Você se lembra da última vez que você obteve um corte ou uma contusão? Que não
somente a área afetada, mas até mesmo a área ao redor estava dolorida até com o mais
leve toque (definido como hiperalgesia e alodinia). O que vemos aqui é uma crescente
sensibilidade do sistema nervoso. Em outras palavras, tanto o limiar de ativação dos
nociceptores é diminuído E a resposta dos nociceptores é aumentada. Lembre-se que
músculos, articulações, pele são somente o hardware, o sistema nervoso é o software e
onde toda a ação acontece.
Na dor crônica, essa sensibilidade do sistema nervoso ainda é mantida. O cérebro
acredita que há uma ameaça e envia um sinal de dor. Então simplesmente flexionar sua
lombar com um pequeno peso, que parecia muito inofensivo, é agora ameaçador o
suficiente para provocar dor.
De duas maneiras:
A abordagem de cima para baixo significa mudar sua atitude, crenças, conhecimento
(neurofisiologia da dor) em relação à sua dor e por sua vez, reduzir o valor da ameaça
da dor. As pessoas se machucam, vivenciam a dor, a cura começa e elas se recuperam.

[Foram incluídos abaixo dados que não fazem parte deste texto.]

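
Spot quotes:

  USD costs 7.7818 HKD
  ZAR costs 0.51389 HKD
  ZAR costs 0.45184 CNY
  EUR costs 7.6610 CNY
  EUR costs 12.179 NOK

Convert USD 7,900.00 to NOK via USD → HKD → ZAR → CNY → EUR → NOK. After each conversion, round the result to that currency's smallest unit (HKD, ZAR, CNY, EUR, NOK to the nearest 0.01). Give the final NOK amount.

USD 7,900.00 × 7.7818 = HKD 61,476.22
HKD 61,476.22 ÷ 0.51389 = ZAR 119,629.14
ZAR 119,629.14 × 0.45184 = CNY 54,053.23
CNY 54,053.23 ÷ 7.6610 = EUR 7,055.64
EUR 7,055.64 × 12.179 = NOK 85,930.64

NOK 85,930.64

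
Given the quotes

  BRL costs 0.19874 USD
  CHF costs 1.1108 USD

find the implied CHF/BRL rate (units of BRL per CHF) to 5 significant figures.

CHF/BRL = 5.5892

1 CHF × 1.1108 = 1.1108 USD
1.1108 USD ÷ 0.19874 = 5.58921 BRL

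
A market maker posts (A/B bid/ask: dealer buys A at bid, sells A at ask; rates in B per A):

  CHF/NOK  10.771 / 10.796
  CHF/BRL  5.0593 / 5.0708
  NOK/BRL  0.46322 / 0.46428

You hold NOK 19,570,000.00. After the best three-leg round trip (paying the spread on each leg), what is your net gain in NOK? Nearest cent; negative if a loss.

Best loop NOK → CHF → BRL → NOK:
NOK 19,570,000.00 ÷ 10.796 (buy CHF at ask) = CHF 1,812,708.41
CHF 1,812,708.41 × 5.0593 (sell CHF at bid) = BRL 9,171,035.66
BRL 9,171,035.66 ÷ 0.46428 (buy NOK at ask) = NOK 19,753,243.00

Net profit: NOK 183,243.00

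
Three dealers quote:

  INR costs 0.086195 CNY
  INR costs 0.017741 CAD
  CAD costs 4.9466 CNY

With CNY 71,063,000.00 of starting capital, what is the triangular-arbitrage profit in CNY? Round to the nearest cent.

Profit: CNY 1,288,302.32

Profitable loop is CNY → INR → CAD → CNY:
CNY 71,063,000.00 ÷ 0.086195 = INR 824,444,573.35
INR 824,444,573.35 × 0.017741 = CAD 14,626,471.18
CAD 14,626,471.18 × 4.9466 = CNY 72,351,302.32
Profit = CNY 72,351,302.32 − CNY 71,063,000.00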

Mas em algumas pessoas a dor dura para sempre. E por que isso acontece? De acordo
com um dos mais bem aceitos modelos – o modelo da crença de evitar o medo – as
pessoas que aumentaram o medo de repetir a lesão e a dor, são bons candidatos para a
dor crônica.
A falta de conhecimento ou o conhecimento incorreto, crenças (ferir-se sempre significa
dano, minha dor aumentará com qualquer atividade e assim por diante), linguagem de
diagnóstico provocativa e terminologias usadas por médicos terapeutas como hérnia de
disco, pontos-gatilho, desequilíbrio muscular e falha no tratamento podem aumentar
esse medo ou ameaça.
Educar para diminuir a ameaça é A TERAPIA aqui. Agora temos alguma evidência
muito boa para mostrar que apenas a educação da fisiologia da dor ou a abordagem de
cima-para-baixo é suficiente para diminuir a dor e melhorar a função. (7)

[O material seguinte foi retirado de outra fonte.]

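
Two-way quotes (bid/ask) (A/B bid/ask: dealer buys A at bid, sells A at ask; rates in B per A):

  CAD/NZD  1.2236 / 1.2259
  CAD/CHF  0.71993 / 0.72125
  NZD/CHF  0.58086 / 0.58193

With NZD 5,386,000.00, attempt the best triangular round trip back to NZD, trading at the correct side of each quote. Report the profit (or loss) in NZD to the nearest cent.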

A abordagem de Baixo para Cima é o que vemos a nossa volta: cirurgia, fixação
postural, pontos gatilho, desequilíbrio muscular, reeducação do movimento, terapia
manual, acupuntura e a lista continua crescendo. Quase todos os tratamentos ai fora
estão tentando diminuir a movimentação nociceptiva sem muita consideração à
abordagem de cima-para-baixo. Isto acontece apenas porque esses tratamentos estão
fundamentados no modelo de dor desatualizado.

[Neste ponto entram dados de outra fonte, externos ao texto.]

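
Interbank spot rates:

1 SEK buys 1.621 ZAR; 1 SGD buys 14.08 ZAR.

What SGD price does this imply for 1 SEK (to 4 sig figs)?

1 SEK × 1.621 = 1.621 ZAR
1.621 ZAR ÷ 14.08 = 0.115128 SGD

SEK/SGD = 0.1151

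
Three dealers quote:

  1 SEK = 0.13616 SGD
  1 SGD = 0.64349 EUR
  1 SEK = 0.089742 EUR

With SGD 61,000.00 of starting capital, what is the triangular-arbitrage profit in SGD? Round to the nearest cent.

Profit: SGD 1,479.02

Profitable loop is SGD → SEK → EUR → SGD:
SGD 61,000.00 ÷ 0.13616 = SEK 448,002.35
SEK 448,002.35 × 0.089742 = EUR 40,204.63
EUR 40,204.63 ÷ 0.64349 = SGD 62,479.02
Profit = SGD 62,479.02 − SGD 61,000.00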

Agora suspeitamos que os efeitos positivos da terapia manual podem ser mais devido
aos mecanismos neurais, do que devido às explicações sobre patologia no tecido e na
articulação que são sempre mostradas. Então até a abordagem de baixo-para-cima está
trabalhando através da sensibilização do sistema nervoso. Embora não seja intencional,
há mecanismos de cima-para-baixo claramente em ação até mesmo nas abordagens de
baixo-para-cima (como o efeito placebo, um modelo explicativo acreditável, a crença no
terapeuta).
O que é necessário é uma abordagem combinada que leve em conta o “indivíduo por
inteiro” e é ai onde o modelo biopsicossocial de tratamento para a dor entra. O modelo
biopsicossocial acessa a biologia (nervos, músculos, articulações) e o psicológico
(crenças, pensamentos, medo) e os aspectos sociais (trabalho, cultura & conhecimento).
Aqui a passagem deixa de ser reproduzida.